NEOM released a list of the project’s advisers in an official announcement made on October 9. Shortly after, Foster wrote to the board to inform them that he has “suspended his activities” with the project. Other figures included on the list of nineteen advisers are Carlo Ratti of MIT’s Senseable Cities Lab, IDEO president and CEO Tim Brown, Sidewalk Labs chairman and CEO Dan Doctoroff, former Uber CEO Travis Kalanick, and Apple chief design officer Jonathan Ive. Apple has since called Ive’s inclusion on the list a mistake. Doctoroff also said the same. A spokesperson for Ratti said the following about his participation on the board: “Both Carlo and our team are gravely concerned about the Khashoggi case. We are monitoring the situation closely as it develops hour by hour. We are waiting for the results of the US investigation to evaluate the best course of action.”

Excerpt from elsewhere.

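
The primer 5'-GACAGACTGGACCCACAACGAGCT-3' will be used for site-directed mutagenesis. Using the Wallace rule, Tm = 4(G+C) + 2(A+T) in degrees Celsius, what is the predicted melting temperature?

A=8, G=6, C=8, T=2
AT pairs contribute 10, GC pairs contribute 14.
Tm = 2×10 + 4×14 = 76°C

76°C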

A number of cultural institutions and other organizations have also been reconsidering their ties to Saudi Arabia as details regarding Khashoggi’s death have come to light. Both the Metropolitan Museum of Art and the Brooklyn Museum have decided to no longer accept funding from the country and Saudi-backed organizations in an act of solidarity with the international community and those outraged by the human rights abuses committed by Saudi Arabia.